When it comes to satisfying snacks, nuts are hard to beat. Packed with protein, fibre, and healthy fats, they offer a delightful crunch and leave you feeling fuller for longer. Beyond these core benefits, many varieties are also good sources of antioxidant vitamin E, B vitamins, and magnesium. However, as a registered dietitian and nutrition editor, Natalie Rizzo points out, each type of nut boasts its own unique nutritional makeup. This means that for those aiming to boost specific nutrients like protein, fibre, or magnesium, some nuts might be more effective choices than others. So, if you’re torn between pistachios and cashews, which one should you be reaching for?
Pistachios: A Nutritional Powerhouse
Let’s break down the nutritional profile of pistachios. A standard 1-ounce serving of dry-roasted, unsalted pistachios provides:
- Calories: 162
- Protein: 6 grams
- Fat: 13 grams
- Carbohydrates: 8 grams
- Fibre: 3 grams
Cashews: Creamy Goodness
In comparison, one ounce of roasted, unsalted cashews offers:
- Calories: 163
- Protein: 4 grams
- Fat: 13 grams
- Carbohydrates: 9 grams
- Fibre: 1 gram
Diving Deeper: Key Nutrients
The daily protein requirement varies based on factors like age, fitness aspirations, and activity levels. However, consuming adequate protein throughout the day is crucial for overall health. Experts suggest aiming for at least 20 grams of protein per meal. While nuts aren’t a primary protein source, they can certainly contribute to your daily intake. Both pistachios and cashews offer plant-based protein, but pistachios take the lead with 6 grams per ounce, compared to cashews’ 4 grams.

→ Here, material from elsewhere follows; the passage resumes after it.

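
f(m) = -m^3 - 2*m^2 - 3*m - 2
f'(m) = -3*m^2 - 4*m - 3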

Fibre is another essential nutrient that many Australians don’t get enough of. It plays a vital role in digestion, supports heart health, helps manage cholesterol levels, and regulates blood sugar. The recommended daily intake for adults is generally between 25-38 grams, yet most fall significantly short. As plant-based foods, nuts are a reliable source of gut-friendly fibre. Again, pistachios come out on top, providing 3 grams of fibre per ounce, while cashews offer 1 gram in the same serving size.
Beyond Protein and Fibre: A Spectrum of Benefits
Nuts are brimming with a wide array of healthy nutrients, ensuring that whichever variety you choose, you’re opting for a nutritious and satisfying snack. However, each nut type offers a distinct profile of vitamins, minerals, and antioxidants.
Pistachios are particularly rich in various B vitamins, along with natural melatonin and tryptophan, which are known for their sleep-promoting properties. Their distinctive green colour comes from two powerful antioxidants, lutein and zeaxanthin. According to Rizzo, these compounds not only contribute to the nut’s vibrant hue but also support overall eye health and possess anti-inflammatory properties.
Cashews, on the other hand, are an excellent source of magnesium, delivering approximately 20% of your daily recommended intake with just one ounce. They also contain manganese, a trace mineral essential for immune function, bone health, and metabolism. Additionally, cashews provide zinc, vitamin K, and phosphorus. Registered dietitian Erin Palinski-Wade highlights that cashews are also a fantastic source of copper, with a single ounce providing nearly your entire daily copper needs. As with all nuts, both pistachios and cashews are loaded with heart-healthy fats.
Pistachios vs. Cashews: Which Reigns Supreme?
Both pistachios and cashews are undeniably healthy and can seamlessly fit into well-regarded dietary plans such as the DASH, MIND, and Mediterranean diets. However, when scrutinising their nutritional profiles, pistachios emerge as the frontrunner if your primary goal is to maximise protein and fibre intake. An ounce of pistachios delivers a substantial 6 grams of protein and 3 grams of fibre, making them a more efficient choice for these specific nutrients. It’s no surprise then that Rizzo has recognised pistachios for their high protein and fibre content.
Furthermore, Rizzo has identified pistachios as a beneficial nut for weight management. Their impressive nutritional value, coupled with their smaller size compared to other nuts like almonds, allows for a greater number of nuts to be consumed in a single serving, potentially leading to increased satiety.
However, there are specific scenarios where cashews might be the preferred option. Their naturally soft texture and creamy, almost buttery flavour make them ideal for certain culinary applications. For instance, Palinski-Wade suggests cashews are excellent in non-dairy sauces, including vegan cheese alternatives, and in cashew butter. They also lend themselves beautifully to dishes like stir-fries and curries.
Ultimately, the healthiest approach isn’t to choose one nut over the other. Instead, the most beneficial strategy is to incorporate a diverse range of nuts into your diet, including both pistachios and cashews. This ensures you reap the full spectrum of nutritional advantages that these remarkable foods have to offer.